It’s Karma It’s Cool: Hipsters And Aeroplanes

“Hipsters and Aeroplanes” is available for purchase from Kool Kat Musik.

The songwriting team of James Styring and Mickey Barraclough have whipped up a special form of magic on the new It’s Karma It’s Cool mini-lp, “Hipsters And Aeroplanes.” The band is:

James Styring – Vocals (formally of UK power poppers, The Popdogs, and pop punksters, B-Leaguers)
Mikey Barraclough – Guitars, Bass Guitar (formally of B-Leaguers)
Martyn Bewick – Guitars, Additional Instrumentation
Danny Krash – Drums, Percussion, Additional Instrumentation

Visit their Kool Kat Musik to learn more.

The band’s sound can best be described as melodic power pop with strong overtones of R.E.M., Rod Stewart & Faces, and a dash of U2 for good measure.

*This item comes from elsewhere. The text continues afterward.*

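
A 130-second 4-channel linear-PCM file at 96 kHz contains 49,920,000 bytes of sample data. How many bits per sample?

Bytes per sample = 49,920,000 / (96,000 × 130 × 4) = 49,920,000 / 49,920,000 = 1.
Bit depth = 1 × 8 = 8 bits.

8 bits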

Styring (the lyricist for all songs) has a vocal style reminiscent of Al “Year Of The Cat” Stewart, and it’s perfectly suited to the material.

A common thread that runs through each of the six songs is wonderfully balanced instrumentation (acoustic and solo electric guitars, weaving in and out of full band interplay), lush and airy harmony vocals, and lyrics that depend on metaphors as much as literal meaning. It’s a multi-dimensional retro sonic feast. The songs:

“Hipsters And Aeroplanes” opens with a nice, dirty solo electric guitar, before the rhythm section kicks in around the 30 second mark. Breathy, “aaaaaah” background vocals sweeten the sound at 1:00, and it becomes a melodic, hard-charging pop powerhouse from there on out. “Don’t waste all your time, on hipsters and planes…” A perfect example of a tight song where a literal interpretation of the lyrics isn’t a prerequisite for enjoyment…just roll with it.

“Raised By Engineers”“Raised by engineers, forged by pioneers, some are volunteers tonight.” More expertly constructed power pop with a melodic and flowing guitar solo. A staccato rhythm with overlapping vocals follows, then it stops on a dime. Good stuff.

“Daydream Days”…60s hippie psychedelic folksy backdrop with nicely strummed and ringing guitars and wonderfully harmonic background vocals. The guitar solo is reminiscent of the Byrds and R.E.M., climbing and dissolving back into the song. This is definitely a band that knows how to drop an appropriate solo into the proceedings.

“United States Of No Regret”…It’s apparent by now that the band’s gift for clever, wistful wordplay is central to its overall vibe. More R.E.M. twang / chiming guitar overtones grace the song. “What a time to be alive…seven days and seven nights to be with you, to be with you…” It’s classic folk / psychedelic skygazing, with two tight, fuzzy guitar solos and more “aaaaaaah” background vocals.

“Summer Make Away”…Adding a touch of falsetto to the vocals on this one really makes it ring and amplify the overall tone of the album. Light as air…“Candles on a birthday cake, lines on your pretty face…”

“Shannon’s Waltz”…It starts off with acoustic guitar before the full band kicks in, and has a touch of U2 urgency in the delivery. A perfect song to close this mini-album. Sweeping majesty in the instrumental midsection gives way to a repeated refrain and a full-throttle gallop to the finish line. As it fades, there’s a valedictory feel a la the classic Faces tracks from Stewart, Wood and Lane (Think of the “Maggie, I wish I’d never seen your face” fade on “Maggie May”).

Ir’s a superb mini-LP that will leave you hungry for more.